I am developing a query for a table containing a bunch of points in a time series. The table can grow quite large, and therefore I want the query to effectively reduce the output by averaging points over fixed time intervals. After writing the query, I am surprised at how SQL Server (2008) decided to execute the query. The execution plan shows an unnecessary sorting operation that becomes expensive as the time series grows. Here is a problem that boils down to a simple example:
CREATE TABLE [dbo].[Example] ( [x] FLOAT NOT NULL, [y] FLOAT NOT NULL, PRIMARY KEY CLUSTERED ( [x] ASC ) ); SELECT FLOOR([x]), AVG([y]) FROM [dbo].[Example] GROUP BY FLOOR([x]);
Here I have (x, y) pairs that are already sorted by x (due to the cluster primary key), and I average y for each integer x (by truncating using the FLOOR function). I would expect the table to be already sorted accordingly for the aggregate, since FLOOR is a monotonous function. Unfortunately, SQL Server decides that this data needs to be re-sorted, and here is the execution plan:

Should SQL Server stream aggregate over data grouped by the monotonous function of columns that are already sorted properly?
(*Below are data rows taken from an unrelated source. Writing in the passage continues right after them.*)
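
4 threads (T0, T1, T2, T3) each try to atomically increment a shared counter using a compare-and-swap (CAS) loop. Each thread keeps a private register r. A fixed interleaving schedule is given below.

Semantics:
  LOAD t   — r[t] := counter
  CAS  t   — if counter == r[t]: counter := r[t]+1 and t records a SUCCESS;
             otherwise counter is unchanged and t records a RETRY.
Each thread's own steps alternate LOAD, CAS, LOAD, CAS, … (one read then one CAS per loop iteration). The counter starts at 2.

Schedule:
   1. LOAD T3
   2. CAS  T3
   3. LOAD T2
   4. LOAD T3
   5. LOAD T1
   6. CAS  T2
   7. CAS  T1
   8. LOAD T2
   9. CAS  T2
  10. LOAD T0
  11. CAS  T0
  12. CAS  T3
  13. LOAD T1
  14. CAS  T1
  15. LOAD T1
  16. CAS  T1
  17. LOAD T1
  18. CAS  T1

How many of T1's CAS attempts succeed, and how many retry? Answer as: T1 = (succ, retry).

T3 LOAD — after: cnt=2, r=2 — load
T3 CAS — after: cnt=3, r=2 — ok
T2 LOAD — after: cnt=3, r=3 — load
T3 LOAD — after: cnt=3, r=3 — load
T1 LOAD — after: cnt=3, r=3 — load
T2 CAS — after: cnt=4, r=3 — ok
T1 CAS — after: cnt=4, r=3 — retry
T2 LOAD — after: cnt=4, r=4 — load
T2 CAS — after: cnt=5, r=4 — ok
T0 LOAD — after: cnt=5, r=5 — load
T0 CAS — after: cnt=6, r=5 — ok
T3 CAS — after: cnt=6, r=3 — retry
T1 LOAD — after: cnt=6, r=6 — load
T1 CAS — after: cnt=7, r=6 — ok
T1 LOAD — after: cnt=7, r=7 — load
T1 CAS — after: cnt=8, r=7 — ok
T1 LOAD — after: cnt=8, r=8 — load
T1 CAS — after: cnt=9, r=8 — ok

T1 = (3, 1)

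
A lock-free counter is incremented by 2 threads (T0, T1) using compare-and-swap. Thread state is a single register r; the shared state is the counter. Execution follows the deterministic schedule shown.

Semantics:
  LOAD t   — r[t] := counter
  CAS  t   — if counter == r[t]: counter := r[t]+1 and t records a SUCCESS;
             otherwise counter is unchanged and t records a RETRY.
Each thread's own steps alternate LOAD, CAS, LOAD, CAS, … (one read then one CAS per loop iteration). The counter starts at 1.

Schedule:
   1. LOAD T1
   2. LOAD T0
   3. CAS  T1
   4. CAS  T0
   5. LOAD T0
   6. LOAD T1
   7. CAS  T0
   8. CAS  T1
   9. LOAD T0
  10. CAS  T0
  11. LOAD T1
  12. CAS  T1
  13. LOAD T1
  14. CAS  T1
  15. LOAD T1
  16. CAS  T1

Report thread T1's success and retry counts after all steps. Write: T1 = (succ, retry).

T1 = (4, 1)

[1] T1.load  rd  (counter 1, T1.r 1)
[2] T0.load  rd  (counter 1, T0.r 1)
[3] T1.cas  hit  (counter 2, T1.r 1)
[4] T0.cas  miss  (counter 2, T0.r 1)
[5] T0.load  rd  (counter 2, T0.r 2)
[6] T1.load  rd  (counter 2, T1.r 2)
[7] T0.cas  hit  (counter 3, T0.r 2)
[8] T1.cas  miss  (counter 3, T1.r 2)
[9] T0.load  rd  (counter 3, T0.r 3)
[10] T0.cas  hit  (counter 4, T0.r 3)
[11] T1.load  rd  (counter 4, T1.r 4)
[12] T1.cas  hit  (counter 5, T1.r 4)
[13] T1.load  rd  (counter 5, T1.r 5)
[14] T1.cas  hit  (counter 6, T1.r 5)
[15] T1.load  rd  (counter 6, T1.r 6)
[16] T1.cas  hit  (counter 7, T1.r 6)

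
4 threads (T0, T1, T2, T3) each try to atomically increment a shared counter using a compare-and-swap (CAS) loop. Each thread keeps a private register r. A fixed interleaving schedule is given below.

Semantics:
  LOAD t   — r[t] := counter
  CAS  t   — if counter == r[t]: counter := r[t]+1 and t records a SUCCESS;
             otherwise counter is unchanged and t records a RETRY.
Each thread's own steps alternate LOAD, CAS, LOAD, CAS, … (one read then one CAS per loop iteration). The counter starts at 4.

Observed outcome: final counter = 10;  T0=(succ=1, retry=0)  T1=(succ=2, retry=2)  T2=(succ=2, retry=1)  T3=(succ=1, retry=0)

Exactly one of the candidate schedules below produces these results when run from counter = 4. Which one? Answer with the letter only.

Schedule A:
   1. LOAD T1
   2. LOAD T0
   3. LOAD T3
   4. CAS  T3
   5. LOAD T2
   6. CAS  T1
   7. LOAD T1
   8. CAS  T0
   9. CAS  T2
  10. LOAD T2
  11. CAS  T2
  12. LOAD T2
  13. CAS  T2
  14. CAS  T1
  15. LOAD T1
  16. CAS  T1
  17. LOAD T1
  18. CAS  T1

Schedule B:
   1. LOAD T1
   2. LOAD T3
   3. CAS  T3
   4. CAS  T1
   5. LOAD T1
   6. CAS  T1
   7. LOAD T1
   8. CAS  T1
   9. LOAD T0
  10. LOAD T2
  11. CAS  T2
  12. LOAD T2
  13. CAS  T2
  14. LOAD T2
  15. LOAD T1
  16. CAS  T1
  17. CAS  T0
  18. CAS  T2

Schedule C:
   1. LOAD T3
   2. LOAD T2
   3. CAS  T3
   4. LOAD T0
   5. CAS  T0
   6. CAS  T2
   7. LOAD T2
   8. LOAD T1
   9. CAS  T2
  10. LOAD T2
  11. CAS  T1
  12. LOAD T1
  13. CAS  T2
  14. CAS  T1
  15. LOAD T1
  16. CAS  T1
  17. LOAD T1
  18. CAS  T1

C

Run C:
[1] T3.load  rd  (counter 4, T3.r 4)
[2] T2.load  rd  (counter 4, T2.r 4)
[3] T3.cas  hit  (counter 5, T3.r 4)
[4] T0.load  rd  (counter 5, T0.r 5)
[5] T0.cas  hit  (counter 6, T0.r 5)
[6] T2.cas  miss  (counter 6, T2.r 4)
[7] T2.load  rd  (counter 6, T2.r 6)
[8] T1.load  rd  (counter 6, T1.r 6)
[9] T2.cas  hit  (counter 7, T2.r 6)
[10] T2.load  rd  (counter 7, T2.r 7)
[11] T1.cas  miss  (counter 7, T1.r 6)
[12] T1.load  rd  (counter 7, T1.r 7)
[13] T2.cas  hit  (counter 8, T2.r 7)
[14] T1.cas  miss  (counter 8, T1.r 7)
[15] T1.load  rd  (counter 8, T1.r 8)
[16] T1.cas  hit  (counter 9, T1.r 8)
[17] T1.load  rd  (counter 9, T1.r 9)
[18] T1.cas  hit  (counter 10, T1.r 9)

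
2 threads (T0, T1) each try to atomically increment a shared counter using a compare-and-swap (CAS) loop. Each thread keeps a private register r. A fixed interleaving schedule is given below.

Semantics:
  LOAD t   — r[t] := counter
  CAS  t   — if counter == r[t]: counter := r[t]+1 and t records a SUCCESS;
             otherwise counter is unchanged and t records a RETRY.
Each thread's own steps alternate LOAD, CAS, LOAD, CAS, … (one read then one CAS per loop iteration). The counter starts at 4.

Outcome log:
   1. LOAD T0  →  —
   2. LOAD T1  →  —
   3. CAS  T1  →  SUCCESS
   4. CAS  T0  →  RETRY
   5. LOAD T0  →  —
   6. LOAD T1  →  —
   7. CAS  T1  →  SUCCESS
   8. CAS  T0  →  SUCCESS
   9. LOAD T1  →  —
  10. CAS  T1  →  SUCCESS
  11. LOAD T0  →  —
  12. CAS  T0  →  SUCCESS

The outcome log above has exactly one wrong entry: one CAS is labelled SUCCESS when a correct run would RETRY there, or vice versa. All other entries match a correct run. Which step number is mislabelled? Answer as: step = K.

step = 8

Re-executing:
T0 LOAD — after: cnt=4, r=4 — load
T1 LOAD — after: cnt=4, r=4 — load
T1 CAS — after: cnt=5, r=4 — ok
T0 CAS — after: cnt=5, r=4 — retry
T0 LOAD — after: cnt=5, r=5 — load
T1 LOAD — after: cnt=5, r=5 — load
T1 CAS — after: cnt=6, r=5 — ok
T0 CAS — after: cnt=6, r=5 — retry
T1 LOAD — after: cnt=6, r=6 — load
T1 CAS — after: cnt=7, r=6 — ok
T0 LOAD — after: cnt=7, r=7 — load
T0 CAS — after: cnt=8, r=7 — ok
Flip is step 8.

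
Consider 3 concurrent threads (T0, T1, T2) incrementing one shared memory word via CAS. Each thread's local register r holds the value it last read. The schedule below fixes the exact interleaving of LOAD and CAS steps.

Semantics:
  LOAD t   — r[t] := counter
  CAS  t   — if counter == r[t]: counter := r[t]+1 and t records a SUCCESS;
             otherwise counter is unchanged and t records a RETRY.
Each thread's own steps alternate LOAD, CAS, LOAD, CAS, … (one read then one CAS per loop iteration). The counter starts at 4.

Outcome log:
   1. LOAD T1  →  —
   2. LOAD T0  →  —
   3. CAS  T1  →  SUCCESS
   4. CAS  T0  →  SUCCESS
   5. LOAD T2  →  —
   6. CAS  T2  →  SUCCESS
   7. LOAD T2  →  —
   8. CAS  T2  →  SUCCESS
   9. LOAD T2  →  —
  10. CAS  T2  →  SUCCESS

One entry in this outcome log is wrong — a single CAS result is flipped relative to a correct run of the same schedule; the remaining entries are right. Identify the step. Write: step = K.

Re-executing:
   1) LOAD T1:  M=4  r_T1=4
   2) LOAD T0:  M=4  r_T0=4
   3) CAS  T1:  M=5  r_T1=4 ✓
   4) CAS  T0:  M=5  r_T0=4 ✗
   5) LOAD T2:  M=5  r_T2=5
   6) CAS  T2:  M=6  r_T2=5 ✓
   7) LOAD T2:  M=6  r_T2=6
   8) CAS  T2:  M=7  r_T2=6 ✓
   9) LOAD T2:  M=7  r_T2=7
  10) CAS  T2:  M=8  r_T2=7 ✓
Log disagrees first at step 4.

step = 4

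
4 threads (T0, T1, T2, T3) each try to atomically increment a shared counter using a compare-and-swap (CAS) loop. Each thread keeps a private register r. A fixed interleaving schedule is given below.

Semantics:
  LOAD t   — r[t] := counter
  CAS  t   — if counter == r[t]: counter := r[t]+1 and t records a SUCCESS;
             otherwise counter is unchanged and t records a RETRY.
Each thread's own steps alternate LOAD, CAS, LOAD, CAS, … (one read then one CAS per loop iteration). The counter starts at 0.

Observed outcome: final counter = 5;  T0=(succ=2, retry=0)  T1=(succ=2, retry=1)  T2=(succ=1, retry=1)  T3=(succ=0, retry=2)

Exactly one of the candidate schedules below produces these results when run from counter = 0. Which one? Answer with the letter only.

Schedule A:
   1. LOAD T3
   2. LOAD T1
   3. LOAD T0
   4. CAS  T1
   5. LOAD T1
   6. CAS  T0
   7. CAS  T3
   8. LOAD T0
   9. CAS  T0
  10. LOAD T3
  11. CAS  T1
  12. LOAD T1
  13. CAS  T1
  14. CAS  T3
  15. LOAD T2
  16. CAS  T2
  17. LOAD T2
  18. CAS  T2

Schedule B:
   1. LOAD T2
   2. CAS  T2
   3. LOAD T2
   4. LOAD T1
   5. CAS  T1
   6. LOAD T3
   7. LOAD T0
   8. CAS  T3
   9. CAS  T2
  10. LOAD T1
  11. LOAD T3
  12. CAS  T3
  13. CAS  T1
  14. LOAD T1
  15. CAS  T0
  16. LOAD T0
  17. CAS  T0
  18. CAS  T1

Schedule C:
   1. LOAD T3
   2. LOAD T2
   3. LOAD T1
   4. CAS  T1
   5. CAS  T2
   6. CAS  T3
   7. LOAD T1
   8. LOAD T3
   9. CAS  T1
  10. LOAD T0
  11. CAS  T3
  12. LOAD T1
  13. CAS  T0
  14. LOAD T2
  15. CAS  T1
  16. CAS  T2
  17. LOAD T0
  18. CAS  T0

Tracing schedule C:
1. LOAD T3 → mem=0 r[T3]=0 [LOAD]
2. LOAD T2 → mem=0 r[T2]=0 [LOAD]
3. LOAD T1 → mem=0 r[T1]=0 [LOAD]
4. CAS T1 → mem=1 r[T1]=0 [OK]
5. CAS T2 → mem=1 r[T2]=0 [RETRY]
6. CAS T3 → mem=1 r[T3]=0 [RETRY]
7. LOAD T1 → mem=1 r[T1]=1 [LOAD]
8. LOAD T3 → mem=1 r[T3]=1 [LOAD]
9. CAS T1 → mem=2 r[T1]=1 [OK]
10. LOAD T0 → mem=2 r[T0]=2 [LOAD]
11. CAS T3 → mem=2 r[T3]=1 [RETRY]
12. LOAD T1 → mem=2 r[T1]=2 [LOAD]
13. CAS T0 → mem=3 r[T0]=2 [OK]
14. LOAD T2 → mem=3 r[T2]=3 [LOAD]
15. CAS T1 → mem=3 r[T1]=2 [RETRY]
16. CAS T2 → mem=4 r[T2]=3 [OK]
17. LOAD T0 → mem=4 r[T0]=4 [LOAD]
18. CAS T0 → mem=5 r[T0]=4 [OK]

C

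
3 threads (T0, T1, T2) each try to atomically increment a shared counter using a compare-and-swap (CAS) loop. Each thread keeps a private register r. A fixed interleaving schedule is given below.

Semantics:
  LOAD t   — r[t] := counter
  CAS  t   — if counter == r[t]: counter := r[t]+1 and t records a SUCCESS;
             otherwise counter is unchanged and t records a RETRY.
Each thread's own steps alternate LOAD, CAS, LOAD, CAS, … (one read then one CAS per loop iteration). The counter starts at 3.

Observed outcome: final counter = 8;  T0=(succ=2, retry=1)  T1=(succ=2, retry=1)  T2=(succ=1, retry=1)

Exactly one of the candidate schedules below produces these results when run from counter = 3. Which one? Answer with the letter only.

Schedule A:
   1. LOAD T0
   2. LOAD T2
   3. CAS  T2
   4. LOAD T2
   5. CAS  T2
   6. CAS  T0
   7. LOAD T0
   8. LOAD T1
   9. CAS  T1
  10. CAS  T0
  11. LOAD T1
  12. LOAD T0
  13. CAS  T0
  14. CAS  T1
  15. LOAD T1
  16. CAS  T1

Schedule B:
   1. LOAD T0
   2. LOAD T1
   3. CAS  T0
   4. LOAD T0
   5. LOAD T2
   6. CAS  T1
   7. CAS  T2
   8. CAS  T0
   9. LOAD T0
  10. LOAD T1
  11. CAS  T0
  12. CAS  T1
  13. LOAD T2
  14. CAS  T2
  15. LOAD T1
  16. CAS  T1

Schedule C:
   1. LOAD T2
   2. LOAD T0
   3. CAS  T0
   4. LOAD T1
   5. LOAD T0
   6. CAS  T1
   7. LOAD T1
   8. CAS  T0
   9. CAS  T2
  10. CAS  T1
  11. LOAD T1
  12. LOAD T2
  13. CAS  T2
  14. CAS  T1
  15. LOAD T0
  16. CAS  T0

Run C:
   1) LOAD T2:  M=3  r_T2=3
   2) LOAD T0:  M=3  r_T0=3
   3) CAS  T0:  M=4  r_T0=3 ✓
   4) LOAD T1:  M=4  r_T1=4
   5) LOAD T0:  M=4  r_T0=4
   6) CAS  T1:  M=5  r_T1=4 ✓
   7) LOAD T1:  M=5  r_T1=5
   8) CAS  T0:  M=5  r_T0=4 ✗
   9) CAS  T2:  M=5  r_T2=3 ✗
  10) CAS  T1:  M=6  r_T1=5 ✓
  11) LOAD T1:  M=6  r_T1=6
  12) LOAD T2:  M=6  r_T2=6
  13) CAS  T2:  M=7  r_T2=6 ✓
  14) CAS  T1:  M=7  r_T1=6 ✗
  15) LOAD T0:  M=7  r_T0=7
  16) CAS  T0:  M=8  r_T0=7 ✓

C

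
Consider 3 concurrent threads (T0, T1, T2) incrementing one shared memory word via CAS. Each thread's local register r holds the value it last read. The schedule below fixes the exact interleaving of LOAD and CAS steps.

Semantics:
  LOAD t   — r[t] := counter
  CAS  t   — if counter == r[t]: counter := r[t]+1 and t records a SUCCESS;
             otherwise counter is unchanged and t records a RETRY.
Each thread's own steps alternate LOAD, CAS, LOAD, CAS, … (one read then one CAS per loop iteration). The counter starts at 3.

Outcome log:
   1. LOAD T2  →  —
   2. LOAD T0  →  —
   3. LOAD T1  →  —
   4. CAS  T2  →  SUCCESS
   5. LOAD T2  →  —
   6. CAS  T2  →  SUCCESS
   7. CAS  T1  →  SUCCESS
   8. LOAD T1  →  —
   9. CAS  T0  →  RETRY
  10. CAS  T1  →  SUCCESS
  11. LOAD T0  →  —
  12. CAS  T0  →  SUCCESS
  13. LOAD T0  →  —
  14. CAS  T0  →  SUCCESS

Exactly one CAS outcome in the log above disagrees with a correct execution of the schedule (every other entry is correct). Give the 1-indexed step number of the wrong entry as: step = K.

step = 7

Reference trace:
T2 LOAD — after: cnt=3, r=3 — load
T0 LOAD — after: cnt=3, r=3 — load
T1 LOAD — after: cnt=3, r=3 — load
T2 CAS — after: cnt=4, r=3 — ok
T2 LOAD — after: cnt=4, r=4 — load
T2 CAS — after: cnt=5, r=4 — ok
T1 CAS — after: cnt=5, r=3 — retry
T1 LOAD — after: cnt=5, r=5 — load
T0 CAS — after: cnt=5, r=3 — retry
T1 CAS — after: cnt=6, r=5 — ok
T0 LOAD — after: cnt=6, r=6 — load
T0 CAS — after: cnt=7, r=6 — ok
T0 LOAD — after: cnt=7, r=7 — load
T0 CAS — after: cnt=8, r=7 — ok
Log disagrees first at step 7.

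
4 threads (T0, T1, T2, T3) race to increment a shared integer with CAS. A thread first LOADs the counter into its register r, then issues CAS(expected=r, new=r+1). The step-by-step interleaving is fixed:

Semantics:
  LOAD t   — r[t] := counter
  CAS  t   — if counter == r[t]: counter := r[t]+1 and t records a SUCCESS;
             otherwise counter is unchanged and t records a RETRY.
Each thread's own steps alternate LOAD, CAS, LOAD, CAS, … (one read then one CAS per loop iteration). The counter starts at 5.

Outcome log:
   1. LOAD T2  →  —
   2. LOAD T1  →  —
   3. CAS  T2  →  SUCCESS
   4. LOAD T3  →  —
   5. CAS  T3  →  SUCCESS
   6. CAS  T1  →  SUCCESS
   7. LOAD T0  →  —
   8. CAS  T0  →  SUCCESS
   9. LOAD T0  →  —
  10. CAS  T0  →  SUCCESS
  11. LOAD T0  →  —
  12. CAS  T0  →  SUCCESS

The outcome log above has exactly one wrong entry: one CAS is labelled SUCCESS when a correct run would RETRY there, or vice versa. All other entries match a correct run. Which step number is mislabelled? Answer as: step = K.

Reference trace:
T2 LOAD — after: cnt=5, r=5 — load
T1 LOAD — after: cnt=5, r=5 — load
T2 CAS — after: cnt=6, r=5 — ok
T3 LOAD — after: cnt=6, r=6 — load
T3 CAS — after: cnt=7, r=6 — ok
T1 CAS — after: cnt=7, r=5 — retry
T0 LOAD — after: cnt=7, r=7 — load
T0 CAS — after: cnt=8, r=7 — ok
T0 LOAD — after: cnt=8, r=8 — load
T0 CAS — after: cnt=9, r=8 — ok
T0 LOAD — after: cnt=9, r=9 — load
T0 CAS — after: cnt=10, r=9 — ok
Mismatch at 6.

step = 6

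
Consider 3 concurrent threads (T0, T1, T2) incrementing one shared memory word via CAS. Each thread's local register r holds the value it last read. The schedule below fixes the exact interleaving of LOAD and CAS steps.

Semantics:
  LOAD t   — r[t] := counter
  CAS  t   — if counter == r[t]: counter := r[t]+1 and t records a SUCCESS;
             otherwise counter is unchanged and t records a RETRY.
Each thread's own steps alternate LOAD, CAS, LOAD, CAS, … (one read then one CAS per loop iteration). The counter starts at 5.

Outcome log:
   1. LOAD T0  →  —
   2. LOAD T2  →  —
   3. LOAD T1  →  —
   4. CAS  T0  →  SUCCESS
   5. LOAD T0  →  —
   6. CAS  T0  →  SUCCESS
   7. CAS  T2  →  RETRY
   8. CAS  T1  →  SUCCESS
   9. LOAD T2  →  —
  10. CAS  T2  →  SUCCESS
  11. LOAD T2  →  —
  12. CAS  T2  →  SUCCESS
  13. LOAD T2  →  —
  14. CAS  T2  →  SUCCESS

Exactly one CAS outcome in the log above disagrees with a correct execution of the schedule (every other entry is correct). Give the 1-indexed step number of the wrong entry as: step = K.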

Is there a general way to rewrite such queries so that SQL Server sees that the order is saved?
[Update] I found an article on this subject Things SQL needs: the ability of monotone functions , and, as the name implies, it seems to be an optimization that SQL Server has not yet done (in most cases).
Here are even simpler [dbo].[Example] queries that show a point:
SELECT [x], [y] FROM [dbo].[Example] ORDER BY FLOOR([x]) --sort performed in execution plan SELECT [x], [y] FROM [dbo].[Example] ORDER BY 2*[x] --NO sort performed in execution plan SELECT [x], [y] FROM [dbo].[Example] ORDER BY 2*[x]+1 --sort performed in execution plan
In each individual addition or multiplication, the query optimizer understands that the data already has the same order (and this is evident when you also group such expressions). Thus, the concept of monotone functions is understood by the optimizer, as a rule, it is not applied at all.
I am currently testing the computed column / index solution, but it looks like it will significantly increase the size of the data being saved, as I will need several indexes to cover the range of possible intervals.